Of course, we don’t get to make stark choices between the ideal and the awful.  Instead, families deal with impossible judgment calls.  Should the frail 84-year-old woman with the bad hip endure the pain, or have an implant operation that could give her a pain-free existence — or produce a shock to the system that causes her to slide into an irreversible downward spiral?  If an elderly relative decides not to undertake life-extending treatment, should the grief-stricken children try to argue him out of his decision?  How should a family deal with an institutionalized Alzheimer’s victim in the bewildered, angry, unrecognizing end stages of mental decline and the guilt that comes from not wanting to see their relative in that terrible condition?

The author of the New York article yearns for a “death panel” — he calls it a “deliverance panel” — where family members could appeal for a relative’s death.  There’s a reason why the concept of such panels provoked such opposition during the recent debate on health care reform, however.  What modern Solomons would staff such panels?  The doctors who want to sharpen their skills at an aggressive life-extending procedure and get paid for their efforts?  The bureaucrat who sees his health care budget exploding and wants to rein in costs?  The hospital administrator who thinks the room the patient occupies could be better used by someone receiving more care and treatment?  The children who are heartsick about the potential loss, hoping for a miracle, guilt-ridden, exhausted, overwhelmed, and concerned about their inheritances, all at once?

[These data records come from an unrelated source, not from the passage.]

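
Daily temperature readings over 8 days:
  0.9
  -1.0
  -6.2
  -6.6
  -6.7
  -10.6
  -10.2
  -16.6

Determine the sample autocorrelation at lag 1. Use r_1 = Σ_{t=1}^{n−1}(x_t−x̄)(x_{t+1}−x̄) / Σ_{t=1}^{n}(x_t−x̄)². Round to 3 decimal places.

0.438

Mean x̄ = (0.9 − 1.0 − 6.2 − 6.6 − 6.7 − 10.6 − 10.2 − 16.6)/8 = -7.1250
Deviations from mean: 8.0250, 6.1250, 0.9250, 0.5250, 0.4250, -3.4750, -3.0750, -9.4750
Numerator Σ_{t=1}^{7}(x_t−x̄)(x_{t+1}−x̄) = 93.8719
Denominator Σ(x_t−x̄)² = 214.5350
r_1 = 93.8719 / 214.5350 = 0.438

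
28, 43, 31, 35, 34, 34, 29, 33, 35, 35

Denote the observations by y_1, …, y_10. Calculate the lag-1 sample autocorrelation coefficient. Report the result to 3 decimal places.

Mean ȳ = (28 + 43 + 31 + 35 + 34 + 34 + 29 + 33 + 35 + 35)/10 = 33.7000
Numerator Σ_{t=1}^{9}(y_t−ȳ)(y_{t+1}−ȳ) = -78.4900
Denominator Σ(y_t−ȳ)² = 154.1000
r_1 = -78.4900 / 154.1000 = -0.509

-0.509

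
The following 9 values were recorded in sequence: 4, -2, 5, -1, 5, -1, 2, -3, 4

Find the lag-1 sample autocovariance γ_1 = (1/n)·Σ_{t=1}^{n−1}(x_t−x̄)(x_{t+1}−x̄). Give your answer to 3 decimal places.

-6.923

Mean x̄ = (4 − 2 + 5 − 1 + 5 − 1 + 2 − 3 + 4)/9 = 1.4444
Σ_{t=1}^{8}(x_t−x̄)(x_{t+1}−x̄) = -62.3086
γ_1 = -62.3086 / 9 = -6.923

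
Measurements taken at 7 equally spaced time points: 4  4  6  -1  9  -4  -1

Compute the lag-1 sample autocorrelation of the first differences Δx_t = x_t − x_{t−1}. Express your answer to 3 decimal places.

-0.797

First differences Δx: 0, 2, -7, 10, -13, 3
Mean of differences = -0.8333
Numerator Σ(Δx_t−Δx̄)(Δx_{t+1}−Δx̄) = -260.3611
Denominator Σ(Δx_t−Δx̄)² = 326.8333
r_1(Δx) = -260.3611 / 326.8333 = -0.797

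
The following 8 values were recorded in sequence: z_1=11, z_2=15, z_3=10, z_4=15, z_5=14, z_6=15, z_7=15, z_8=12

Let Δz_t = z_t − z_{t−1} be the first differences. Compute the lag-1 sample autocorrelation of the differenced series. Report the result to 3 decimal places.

-0.664

First differences Δz: 4, -5, 5, -1, 1, 0, -3
Mean of differences = 0.1429
Numerator Σ(Δz_t−Δz̄)(Δz_{t+1}−Δz̄) = -51.0204
Denominator Σ(Δz_t−Δz̄)² = 76.8571
r_1(Δz) = -51.0204 / 76.8571 = -0.664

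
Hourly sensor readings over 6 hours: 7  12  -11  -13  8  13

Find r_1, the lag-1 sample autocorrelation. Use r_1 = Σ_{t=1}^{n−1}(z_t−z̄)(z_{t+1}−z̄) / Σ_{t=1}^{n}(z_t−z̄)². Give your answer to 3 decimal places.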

There are no easy answers to these terrible issues.  I think the appropriate first step is for everyone to make their own decisions about their own care, when they are still healthy and capable of doing so, and memorialize those decisions in some kind of binding way so that their surviving relatives aren’t saddled with impossible choices.  Is the prospect of long-term institutional care and constant pain a source of unimaginable horror, or would you be willing to put up with it in order to meet your great-grandchildren?  Only the individual can know how much of a deviation from the ideal end-of-days scenario they are willing to endure.